By Jared Wareham
Corporate America teaches us businesses must adapt to changing environments and be creatively fashioned to support operational efficiencies. Agricultural businesses are no different. If you are currently considering expanding your own business, here are some ideas that may have practical application.
New Day Genetics in Lowry City, Mo., has created a new bull business around some pioneering design components. To operate efficiently, they determined it takes 300 to 400 bulls to professionally market and service customers. A bull business of that size and scope was too great for any of the individual owners to accomplish alone. Other small and medium-sized breeders have been working together in similar situations for years. However, New Day structured their cooperative business in a more progressive manner.
New Day creates a non-egocentric system that is more “united we stand” in design. The business created ownership slots, or stock, available for purchase by their network of like-minded cattle breeders. This strategy facilitated breeder participation in bull sales, as well as ownership in the business itself. It functions similar to a “true” cooperative. Breeders don’t just contribute bulls, they now have “skin in the game.” Their opportunity to share in profits from the success of the business serves as motivation to drive their breeding programs forward. This design is vastly different than the traditional consignment sale or cooperative bull group. It is built on the dynamic of intrinsic strength.
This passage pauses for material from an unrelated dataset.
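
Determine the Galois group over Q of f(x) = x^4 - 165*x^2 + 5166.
Gal(K/Q) = V_4 (Klein four-group, Z/2Z × Z/2Z)

f factors as (x^2 - 42)(x^2 - 123), so the splitting field is K = Q(sqrt(42), sqrt(123)). The elements 42, 123, 5166 are all non-squares in Q, so sqrt(42) and sqrt(123) generate independent quadratic extensions. Thus [K:Q] = 4 and Gal(K/Q) is generated by the two order-2 automorphisms sqrt(42) ↦ -sqrt(42) and sqrt(123) ↦ -sqrt(123), giving V_4.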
The New Day ownership model is not the only fresh design element they have employed. Many modern businesses have begun to utilize “specialists” for many important duties. New Day identified three critical areas where specialized labor could play key roles: bull development, marketing and customer service. Since it may not be economically feasible to accumulate all the top talent on the same staff, the use of specialists allows each owner to work with the best professionals available.
The use of specialized professionals also helps control resources and capital expenses. A custom bull developer can design a bull growing protocol specific to your customers’ needs. For example, if your customers’ cattle graze fescue like New Day’s, you can implement a development system designed to prepare bulls for fescue performance. Operating efficiently, without the strain of excessive overhead and the freedom to design custom development, a specialist labor system can provide a business with a tremendous advantage.
New Day now spends more labor unit dollars in the areas they deem to be essential for the future of their business, such as customer service. They can adjust and adapt the level of customer service and “value beyond the bull” their customers want. Their intention is to not only sell bulls, but to sell customer success.
Consider the outside-the-box ideas New Day Genetics has implemented. Not all of their advances will be applicable to your new business, but some parts may be spot on. There are many business innovations that can be pilfered from non-agriculture related industries. Staying ahead of the curve is accomplished through education, adaptation and vision.